Saturday, July 25, 2009

Woodland Clematis

Clematis decipiens (previously included in Clematis microphylla)
I have just spent a delightful afternoon with friends, rambling over a hillside at Gowrie Junction where this plant is flowering spectacularly.
We wanted to learn how to distinguish between the male and female plants - and found it easier than we expected.

The male flowers held their heads up and looked us straight in the eye

- and were crowded in masses all over the plants.

The female flowers were numerous, but definitely not in such crowds, on the female plants.

They hung their heads modestly, their silky tresses gleaming in the slanting sun. We could actually pick them from afar by the gleam.

This clematis, with its creamy-yellow flowers, is one of my favourite plants, and I am surprised that it’s so rarely offered for sale, and almost never seen in gardens.
It’s a relatively small climber.
A trellis about a metre square would be enough for one plant. Its woody stems never get thicker than your little finger.

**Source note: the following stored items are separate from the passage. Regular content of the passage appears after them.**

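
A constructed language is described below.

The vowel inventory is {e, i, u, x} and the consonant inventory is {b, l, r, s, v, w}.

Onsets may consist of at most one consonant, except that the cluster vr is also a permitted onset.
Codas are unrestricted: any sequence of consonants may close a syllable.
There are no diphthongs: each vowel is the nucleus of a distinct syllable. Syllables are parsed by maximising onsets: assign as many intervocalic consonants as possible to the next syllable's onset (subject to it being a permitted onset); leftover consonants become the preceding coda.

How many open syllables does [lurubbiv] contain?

1

Nuclei (vowels): u, u, i → 3 syllables.
/u…u/ gap (V1→V2): /r/ → onset of the next syllable (single consonants are always licit onsets).
/u…i/ gap (V2→V3): /bb/; trying suffixes from longest down, /b/ is the first permitted one, so coda /b/ | onset /b/.
Putting it together: lu.rub.biv.
Classifying each syllable: /lu/ (open), /rub/ (closed), /biv/ (closed).
Open syllables: 1.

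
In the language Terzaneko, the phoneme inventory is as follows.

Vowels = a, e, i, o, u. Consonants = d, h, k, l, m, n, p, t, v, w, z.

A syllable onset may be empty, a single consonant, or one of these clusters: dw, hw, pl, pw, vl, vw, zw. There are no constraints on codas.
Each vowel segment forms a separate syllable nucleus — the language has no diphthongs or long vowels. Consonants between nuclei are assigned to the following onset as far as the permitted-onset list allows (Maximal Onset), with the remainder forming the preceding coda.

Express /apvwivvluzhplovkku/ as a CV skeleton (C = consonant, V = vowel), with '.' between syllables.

Nuclei (vowels): a, i, u, o, u → 5 syllables.
σ1/σ2 boundary: cluster /pvw/ — the longest permitted-onset suffix is /vw/; onset = /vw/, preceding coda = /p/.
σ2/σ3 boundary: cluster /vvl/ — the longest permitted-onset suffix is /vl/; onset = /vl/, preceding coda = /v/.
σ3/σ4 boundary: /zhpl/ — longest licit onset from the right is /pl/, leaving /zh/ as coda.
σ4/σ5 boundary: cluster /vkk/ — the longest permitted-onset suffix is /k/; onset = /k/, preceding coda = /vk/.
Putting it together: ap.vwiv.vluzh.plovk.ku.
Mapping each syllable to C/V: /ap/ → VC, /vwiv/ → CCVC, /vluzh/ → CCVCC, /plovk/ → CCVCC, /ku/ → CV.

VC.CCVC.CCVCC.CCVCC.CV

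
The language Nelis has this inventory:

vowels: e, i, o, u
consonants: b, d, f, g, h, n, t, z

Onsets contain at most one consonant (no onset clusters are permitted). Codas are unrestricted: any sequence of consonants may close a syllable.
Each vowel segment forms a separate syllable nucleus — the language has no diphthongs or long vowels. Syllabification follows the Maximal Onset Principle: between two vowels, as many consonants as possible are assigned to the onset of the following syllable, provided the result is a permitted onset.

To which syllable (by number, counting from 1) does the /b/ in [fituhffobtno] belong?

Nuclei (vowels): i, u, o, o → 4 syllables.
σ1/σ2 boundary: /t/ is a single consonant, so it becomes the next onset.
σ2/σ3 boundary: /hff/; trying suffixes from longest down, /f/ is the first permitted one, so coda /hf/ | onset /f/.
σ3/σ4 boundary: /btn/ splits as /bt/ + /n/ (/n/ is the longest suffix that is a licit onset).
Result: fi.tuhf.fobt.no.
The /b/ is in the coda of syllable 3 (/fobt/).

3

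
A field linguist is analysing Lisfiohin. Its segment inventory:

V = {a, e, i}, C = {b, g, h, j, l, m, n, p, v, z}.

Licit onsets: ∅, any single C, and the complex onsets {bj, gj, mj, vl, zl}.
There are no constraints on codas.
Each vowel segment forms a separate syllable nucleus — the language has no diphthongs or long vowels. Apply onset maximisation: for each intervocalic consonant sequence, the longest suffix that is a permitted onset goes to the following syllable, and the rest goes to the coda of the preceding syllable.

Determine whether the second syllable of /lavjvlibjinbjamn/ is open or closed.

Vowels present: a, i, i, a; each is a nucleus, giving 4 syllables.
V1 /a/ – V2 /i/: /vjvl/; trying suffixes from longest down, /vl/ is the first permitted one, so coda /vj/ | onset /vl/.
V2 /i/ – V3 /i/: cluster /bj/ — /bj/ is itself a permitted onset, so the whole cluster goes right; preceding coda = ∅.
V3 /i/ – V4 /a/: cluster /nbj/ — the longest permitted-onset suffix is /bj/; onset = /bj/, preceding coda = /n/.
Result: lavj.vli.bjin.bjamn.
Syllable 2 is /vli/; it ends in its nucleus with no coda, so it is open.

open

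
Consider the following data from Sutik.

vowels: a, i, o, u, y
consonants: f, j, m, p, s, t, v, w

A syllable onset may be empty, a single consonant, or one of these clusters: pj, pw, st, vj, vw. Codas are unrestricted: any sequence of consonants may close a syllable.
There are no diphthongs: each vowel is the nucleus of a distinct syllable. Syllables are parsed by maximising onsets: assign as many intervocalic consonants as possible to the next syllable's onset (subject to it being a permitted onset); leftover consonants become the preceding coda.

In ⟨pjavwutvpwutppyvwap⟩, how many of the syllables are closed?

3

Vowels present: a, u, u, y, a; each is a nucleus, giving 5 syllables.
Between /a/ (V1) and /u/ (V2): cluster /vw/ — /vw/ is itself a permitted onset, so the whole cluster goes right; preceding coda = ∅.
Between /u/ (V2) and /u/ (V3): /tvpw/ splits as /tv/ + /pw/ (/pw/ is the longest suffix that is a licit onset).
Between /u/ (V3) and /y/ (V4): /tpp/ splits as /tp/ + /p/ (/p/ is the longest suffix that is a licit onset).
Between /y/ (V4) and /a/ (V5): cluster /vw/ — /vw/ is itself a permitted onset, so the whole cluster goes right; preceding coda = ∅.
Putting it together: pja.vwutv.pwutp.py.vwap.
Classifying each syllable: /pja/ (open), /vwutv/ (closed), /pwutp/ (closed), /py/ (open), /vwap/ (closed).
Closed syllables: 3.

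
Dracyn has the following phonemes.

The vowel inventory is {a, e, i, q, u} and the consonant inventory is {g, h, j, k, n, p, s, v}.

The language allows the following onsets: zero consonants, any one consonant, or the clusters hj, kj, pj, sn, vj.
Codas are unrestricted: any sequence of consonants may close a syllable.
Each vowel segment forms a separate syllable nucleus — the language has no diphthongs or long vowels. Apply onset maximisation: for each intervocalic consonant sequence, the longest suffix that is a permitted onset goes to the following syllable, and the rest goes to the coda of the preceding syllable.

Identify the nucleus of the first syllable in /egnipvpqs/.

e

The vowels are e, i, q — 3 nuclei, so 3 syllables.
The first nucleus (vowel 1 from the left) is /e/.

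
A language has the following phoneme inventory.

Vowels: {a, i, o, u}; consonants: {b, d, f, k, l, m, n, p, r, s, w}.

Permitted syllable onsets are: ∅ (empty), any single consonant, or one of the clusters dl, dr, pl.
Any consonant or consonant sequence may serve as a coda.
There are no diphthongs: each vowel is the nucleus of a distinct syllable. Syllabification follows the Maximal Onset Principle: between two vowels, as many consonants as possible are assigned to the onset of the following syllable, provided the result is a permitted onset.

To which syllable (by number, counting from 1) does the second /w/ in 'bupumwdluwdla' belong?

The vowels are u, u, u, a — 4 nuclei, so 4 syllables.
V1 /u/ – V2 /u/: /p/ → onset of the next syllable (single consonants are always licit onsets).
V2 /u/ – V3 /u/: /mwdl/ splits as /mw/ + /dl/ (/dl/ is the longest suffix that is a licit onset).
V3 /u/ – V4 /a/: /wdl/ — longest licit onset from the right is /dl/, leaving /w/ as coda.
Result: bu.pumw.dluw.dla.
The second /w/ is in the coda of syllable 3 (/dluw/).

3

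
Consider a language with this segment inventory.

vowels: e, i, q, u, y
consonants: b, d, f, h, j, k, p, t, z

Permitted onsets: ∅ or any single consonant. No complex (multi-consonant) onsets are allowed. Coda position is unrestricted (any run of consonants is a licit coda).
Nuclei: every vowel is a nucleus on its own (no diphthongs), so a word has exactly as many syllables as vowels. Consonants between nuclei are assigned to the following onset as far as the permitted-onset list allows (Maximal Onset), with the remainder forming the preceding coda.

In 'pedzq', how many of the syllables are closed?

1

The vowels are e, q — 2 nuclei, so 2 syllables.
σ1/σ2 boundary: /dz/; trying suffixes from longest down, /z/ is the first permitted one, so coda /d/ | onset /z/.
Result: ped.zq.
Classifying each syllable: /ped/ (closed), /zq/ (open).
Closed syllables: 1.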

It is so dainty that it looks delicate, but is really one of our toughest plants, resisting our worst droughts, and frosts. (Don’t expect the same frost hardiness from the white-flowered coastal variety of this plant.)

The female plants go on to produce these lovely “old man’s beard” seedheads in summer. Males are needed for pollination, of course, so for the best long-term display a number of plants would be grown to ensure having both sexes.
This is a particularly good plant to grow on a fence, but it can also be set free in a shrubbery, where it will go almost unnoticed until it flowers.